Leveraging RC-12 for Radical Cure of Plasmodium Vivax

Objectives

The objective of this proposal, the first step in pursuit of the goal to leverage RC-12 to discover a new orally active single-dose antimalarial drug with high efficacy against hypnozoites and other exoerythrocytic stage parasites, is to identify the active metabolites of RC-12 that endow this chemotype with its high efficacy in the ‘gold-standard’ hypnozoite animal model – P. cynomolgi–infected rhesus monkeys.

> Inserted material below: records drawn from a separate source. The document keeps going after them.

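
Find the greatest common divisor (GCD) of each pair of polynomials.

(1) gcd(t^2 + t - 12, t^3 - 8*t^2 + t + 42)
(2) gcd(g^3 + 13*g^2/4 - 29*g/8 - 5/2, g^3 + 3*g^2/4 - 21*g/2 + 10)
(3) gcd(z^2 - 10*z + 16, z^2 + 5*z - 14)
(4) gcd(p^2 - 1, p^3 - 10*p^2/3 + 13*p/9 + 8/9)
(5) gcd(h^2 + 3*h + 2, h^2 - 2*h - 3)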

The research team central hypothesis is that species-specific metabolism accounts for the dichotomy between the high efficacy of RC-12 against P. cynomolgi hypnozoites in rhesus monkeys and the lack of efficacy of RC-12 against P. vivax hypnozoites in humans.

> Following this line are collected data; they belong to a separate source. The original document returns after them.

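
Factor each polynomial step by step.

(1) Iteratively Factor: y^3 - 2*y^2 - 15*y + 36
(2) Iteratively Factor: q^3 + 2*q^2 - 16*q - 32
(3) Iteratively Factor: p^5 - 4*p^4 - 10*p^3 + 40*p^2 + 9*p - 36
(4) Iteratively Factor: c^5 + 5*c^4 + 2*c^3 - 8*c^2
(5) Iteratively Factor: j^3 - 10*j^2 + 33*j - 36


(1) = (y - 3)*(y^2 + y - 12) = (y - 3)*(y + 4)*(y - 3)
(2) = (q - 4)*(q^2 + 6*q + 8) = (q - 4)*(q + 2)*(q + 4)
(3) = (p - 3)*(p^4 - p^3 - 13*p^2 + p + 12) = (p - 4)*(p - 3)*(p^3 + 3*p^2 - p - 3) = (p - 4)*(p - 3)*(p + 1)*(p^2 + 2*p - 3) = (p - 4)*(p - 3)*(p + 1)*(p + 3)*(p - 1)
(4) = (c)*(c^4 + 5*c^3 + 2*c^2 - 8*c) = c^2*(c^3 + 5*c^2 + 2*c - 8) = c^2*(c - 1)*(c^2 + 6*c + 8) = c^2*(c - 1)*(c + 2)*(c + 4)
(5) = (j - 3)*(j^2 - 7*j + 12) = (j - 3)^2*(j - 4)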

The rationale that underlies this research is to provide tools to begin to elucidate the pharmacokinetics/pharmacodynamics (PK/PD) of RC-12 and to identify new leads (active metabolites) for drug discovery.

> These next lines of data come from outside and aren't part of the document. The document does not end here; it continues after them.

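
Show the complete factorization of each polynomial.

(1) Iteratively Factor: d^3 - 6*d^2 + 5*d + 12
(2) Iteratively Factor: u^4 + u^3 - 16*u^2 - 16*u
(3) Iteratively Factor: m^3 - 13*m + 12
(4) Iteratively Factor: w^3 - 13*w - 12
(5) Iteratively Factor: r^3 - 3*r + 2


(1) = (d - 4)*(d^2 - 2*d - 3) = (d - 4)*(d - 3)*(d + 1)
(2) = (u)*(u^3 + u^2 - 16*u - 16) = u*(u + 4)*(u^2 - 3*u - 4) = u*(u + 1)*(u + 4)*(u - 4)
(3) = (m + 4)*(m^2 - 4*m + 3) = (m - 3)*(m + 4)*(m - 1)
(4) = (w - 4)*(w^2 + 4*w + 3) = (w - 4)*(w + 3)*(w + 1)
(5) = (r - 1)*(r^2 + r - 2) = (r - 1)*(r + 2)*(r - 1)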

To do so, and to test our central hypothesis, the research team proposes the following three specific aims:

1. To synthesize the nine putative human, monkey, and rat RC-12 CYP450 metabolites to confirm their assigned structures;
2. To establish a baseline metabolic and pharmacokinetic profile for RC-12;
3. To assess RC-12 and its CYP450 metabolites for activity against P. cynomolgi hypnozoites in both rhesus and human hepatocytes.